- Sungai Siput Incident: Part of Malayan Emergency
| Date | 16 June 1948 |
| Location | Sungai Siput, Perak, Malaya |
| Result | Communist victory |

Belligerents
- United Kingdom: Malayan Communist Party

Commanders and leaders
- 3 people at Sungai Siput †: Chin Peng S. A. Ganapathy

Casualties and losses
- 3 killed: None

= Sungai Siput incident =

1948 start of the Malayan Emergency

The Sungai Siput incident marked the beginning of the Malayan Emergency on 16 June 1948. Three European plantation managers were killed at Sungai Siput, Perak in two different rubber estates – the Elphil estate and Phin Soon estate. Other estate owners were also targeted, though unsuccessful. Following the incidents, a state of emergency – initially confined to Perak and Johor – was declared on the same day. A police raid was conducted against Chin Peng, though Peng managed to flee. The emergency was extended to the entirety of British Malaya two days later.

== Background ==
Sungai Siput is a town north of Ipoh in Perak, Malaysia. Sungai Siput had many rubber plantations and tin mines. Following the arrest of R. Belan on 30 May, the president of the Perak Rubber Workers' Union, the MCP decided to increase their pressure against the British government. On the same day, 640 plantation workers stopped working. Plantation managers, led by Boris Hembry, the vice-chairman of the Perak Planters' Association, persuaded Perak's chief police officer to take action against the plantation workers. The chief police officer organised a meeting with Perak's British adviser and state first minister on 1 June and all agreed to take action. Two companies of Gurkhas were sent to Sungai Siput from 2 to 10 June and escorted Tamils back to work. Once the Gurkhas left the town, the local MCP decided to target rubber plantation managers in the area as an extension of the party's anti-konchak policy.

== Attacks ==
On 16 June 1948, three Malayan Communist party (MCP) members cycled to Elphil Estate at about 8:30 am British Malayan Standard Time (1:00 am UTC), located 9.7 km north of Sungai Siput. One of them entered the office of Arthur Walker, the manager of the plantation, and greeted him. As Walker was exchanging the greeting, the assassin shot him two times at close range, with the other two firing shots at the office window. The perpetrators cycled away, and Walker's wife, who was in Kuala Kangsar, had to be called back.
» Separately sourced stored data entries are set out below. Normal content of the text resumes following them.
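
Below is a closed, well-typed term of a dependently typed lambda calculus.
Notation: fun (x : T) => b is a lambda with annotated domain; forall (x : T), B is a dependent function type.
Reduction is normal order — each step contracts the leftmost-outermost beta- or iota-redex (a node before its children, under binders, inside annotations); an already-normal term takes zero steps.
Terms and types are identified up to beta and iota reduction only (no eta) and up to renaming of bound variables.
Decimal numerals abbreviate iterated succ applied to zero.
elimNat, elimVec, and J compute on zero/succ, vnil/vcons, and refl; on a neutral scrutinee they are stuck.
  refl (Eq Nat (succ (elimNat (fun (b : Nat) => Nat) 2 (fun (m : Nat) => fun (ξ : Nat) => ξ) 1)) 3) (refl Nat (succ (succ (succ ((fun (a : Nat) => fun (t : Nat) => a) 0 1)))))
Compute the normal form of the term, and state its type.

normal form:
  refl (Eq Nat 3 3) (refl Nat 3)
the term's type:
  Eq (Eq Nat 3 3) (refl Nat 3) (refl Nat 3)


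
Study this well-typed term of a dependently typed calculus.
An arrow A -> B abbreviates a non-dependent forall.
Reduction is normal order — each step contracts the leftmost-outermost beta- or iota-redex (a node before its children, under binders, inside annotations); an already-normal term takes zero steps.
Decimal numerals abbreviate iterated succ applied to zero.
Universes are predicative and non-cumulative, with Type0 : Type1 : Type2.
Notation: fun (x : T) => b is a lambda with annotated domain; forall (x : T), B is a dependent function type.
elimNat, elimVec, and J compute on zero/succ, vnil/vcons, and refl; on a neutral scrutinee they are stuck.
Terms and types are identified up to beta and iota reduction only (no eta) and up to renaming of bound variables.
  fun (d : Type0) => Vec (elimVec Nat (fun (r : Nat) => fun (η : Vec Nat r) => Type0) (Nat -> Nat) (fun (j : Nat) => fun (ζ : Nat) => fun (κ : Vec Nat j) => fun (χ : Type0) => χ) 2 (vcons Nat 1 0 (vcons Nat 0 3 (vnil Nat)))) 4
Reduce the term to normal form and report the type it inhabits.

normal form:
  fun (d : Type0) => Vec (Nat -> Nat) 4
type:
  Type0 -> Type0
observation: 11 normal-order steps normalize the term, beginning with an elimVec iota-redex.


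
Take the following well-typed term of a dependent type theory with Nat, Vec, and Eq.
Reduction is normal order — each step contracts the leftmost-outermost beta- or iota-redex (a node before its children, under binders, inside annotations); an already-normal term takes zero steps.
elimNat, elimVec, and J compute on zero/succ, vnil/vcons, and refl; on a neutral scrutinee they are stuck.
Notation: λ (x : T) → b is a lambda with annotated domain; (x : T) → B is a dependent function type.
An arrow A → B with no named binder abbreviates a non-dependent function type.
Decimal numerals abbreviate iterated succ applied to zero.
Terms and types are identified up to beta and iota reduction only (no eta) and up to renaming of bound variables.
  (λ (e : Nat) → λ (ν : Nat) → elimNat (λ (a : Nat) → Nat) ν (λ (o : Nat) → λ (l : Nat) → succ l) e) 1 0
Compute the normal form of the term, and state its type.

normal form:
  1
inferred type:
  Nat


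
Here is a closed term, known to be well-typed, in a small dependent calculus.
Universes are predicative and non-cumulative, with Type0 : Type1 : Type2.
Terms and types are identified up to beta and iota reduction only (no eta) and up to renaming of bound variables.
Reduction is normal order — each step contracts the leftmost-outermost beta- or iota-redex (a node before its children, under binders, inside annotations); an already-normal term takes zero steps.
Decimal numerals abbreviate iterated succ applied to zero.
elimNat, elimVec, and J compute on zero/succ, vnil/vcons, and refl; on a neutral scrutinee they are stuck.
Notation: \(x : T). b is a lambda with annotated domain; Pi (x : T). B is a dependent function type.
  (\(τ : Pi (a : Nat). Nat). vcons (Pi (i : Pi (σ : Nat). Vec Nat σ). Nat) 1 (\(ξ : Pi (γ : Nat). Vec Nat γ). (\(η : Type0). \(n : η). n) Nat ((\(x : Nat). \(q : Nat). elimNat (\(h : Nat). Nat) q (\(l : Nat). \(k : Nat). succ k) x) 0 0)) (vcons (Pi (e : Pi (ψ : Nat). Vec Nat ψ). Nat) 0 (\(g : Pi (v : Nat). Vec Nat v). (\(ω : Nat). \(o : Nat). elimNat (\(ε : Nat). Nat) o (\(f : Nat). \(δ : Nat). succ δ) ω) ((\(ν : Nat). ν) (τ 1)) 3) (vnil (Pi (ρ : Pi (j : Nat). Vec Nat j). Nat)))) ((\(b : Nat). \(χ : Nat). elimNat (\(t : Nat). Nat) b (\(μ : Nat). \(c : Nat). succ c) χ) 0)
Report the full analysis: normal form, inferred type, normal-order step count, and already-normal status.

resulting normal form:
  vcons (Pi (τ : Pi (a : Nat). Vec Nat a). Nat) 1 (\(i : Pi (σ : Nat). Vec Nat σ). 0) (vcons (Pi (ξ : Pi (γ : Nat). Vec Nat γ). Nat) 0 (\(η : Pi (n : Nat). Vec Nat n). 4) (vnil (Pi (x : Pi (q : Nat). Vec Nat q). Nat)))
inferred type:
  Vec (Pi (τ : Pi (a : Nat). Vec Nat a). Nat) 2
reduction steps (normal order): 19
term was already normal: no
first redex: a beta-redex


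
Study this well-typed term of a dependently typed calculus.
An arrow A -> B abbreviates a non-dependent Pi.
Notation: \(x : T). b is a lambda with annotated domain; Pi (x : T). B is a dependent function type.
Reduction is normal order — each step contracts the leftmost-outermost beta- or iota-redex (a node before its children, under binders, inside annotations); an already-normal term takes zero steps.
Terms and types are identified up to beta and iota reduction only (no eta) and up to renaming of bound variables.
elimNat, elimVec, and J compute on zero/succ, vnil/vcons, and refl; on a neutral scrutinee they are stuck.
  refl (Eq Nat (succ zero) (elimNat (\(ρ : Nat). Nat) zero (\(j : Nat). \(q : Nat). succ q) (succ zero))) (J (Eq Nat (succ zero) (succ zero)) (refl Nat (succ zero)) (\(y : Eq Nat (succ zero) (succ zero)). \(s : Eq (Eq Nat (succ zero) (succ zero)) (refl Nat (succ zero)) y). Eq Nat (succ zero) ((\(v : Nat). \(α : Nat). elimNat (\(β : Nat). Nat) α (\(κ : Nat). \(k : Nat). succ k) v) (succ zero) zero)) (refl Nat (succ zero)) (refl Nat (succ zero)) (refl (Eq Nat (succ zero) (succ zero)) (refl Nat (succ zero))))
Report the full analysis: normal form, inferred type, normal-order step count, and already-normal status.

resulting normal form:
  refl (Eq Nat (succ zero) (succ zero)) (refl Nat (succ zero))
type:
  Eq (Eq Nat (succ zero) (succ zero)) (refl Nat (succ zero)) (refl Nat (succ zero))
normal-order step count: 5
term was already normal: no
first contracted redex: an elimNat iota-redex


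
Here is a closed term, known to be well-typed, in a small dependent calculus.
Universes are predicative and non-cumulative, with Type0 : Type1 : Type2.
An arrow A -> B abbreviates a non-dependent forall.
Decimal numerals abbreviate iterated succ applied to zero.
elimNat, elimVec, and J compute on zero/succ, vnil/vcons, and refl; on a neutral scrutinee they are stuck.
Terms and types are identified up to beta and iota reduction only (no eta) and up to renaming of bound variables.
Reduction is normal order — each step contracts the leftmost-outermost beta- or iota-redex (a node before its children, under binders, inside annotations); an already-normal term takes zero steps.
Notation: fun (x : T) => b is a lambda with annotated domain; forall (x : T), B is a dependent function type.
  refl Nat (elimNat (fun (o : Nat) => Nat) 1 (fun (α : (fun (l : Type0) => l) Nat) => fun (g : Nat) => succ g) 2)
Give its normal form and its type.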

Twelve MCP members went to the Phin Soon Estate just before 9:00 am (1:30 am UTC) and tied the hands of John Allison, the manager of the plantation, and Ian Christian, Allison's assistant. The squad marched the two to a nearby bungalow and searched for weapons. Afterwards, they were marched back into the office verandah and shot. The perpetrators took a $1,000 before burning a smokehouse filled with rubber and cycling off.

According to Chin Peng in his autobiography, Walker and Allison had a history of mistreating workers and breaking up worker strikes, while Christian was only a recruit and killed without justification. (Note: Historian Karl Hack notes that Peng did not provide any evidence for his claims, suggesting that Peng used general MCP rationale for selecting targets to explain the killings; MCP propaganda stated that managers, foremen, and Europeans were safe if they "acted in the best interests of the people".) Attackers also arrived at the Sungei Krudda and Reyla estates, though the managers were not present. They also tried to see the managers at the Klabang and Strathsila estates, but were unsuccessful. Europeans in Sungai Siput fled to the Kaumintang Estate, but would return to their plantations by the evening.

== Aftermath ==
The three murdered planters were buried at the Batu Gajah Cemetary on 16 June 1948. Following the incident, plantations in Sungai Siput hired bodyguards for protection.

A delegation by Sungai Siput planters was sent to Kuala Lumpur, and demanded "ruthless action". A state of emergency was declared in areas in Perak and Johor affected most by the incident on 16 June. Following an editorial published by The Straits Times demanding that the government expedite its approval of the emergency powers bill, the state of emergency was extended to the entirety of both states. A police raid was conducted against Chin Peng on the same day, who was staying at a bungalow 64.4 km south of Sungai Siput. Peng – who did not anticipate that the British would declare a state of emergency – narrowly avoided the police and fled to a tin mine owner's bungalow near Kampar. The emergency was extended the entirety of Malaya on 18 June. Under these measures, the colonial government outlawed the MCP and began mass arresting thousands of trade unions and left-wing activists.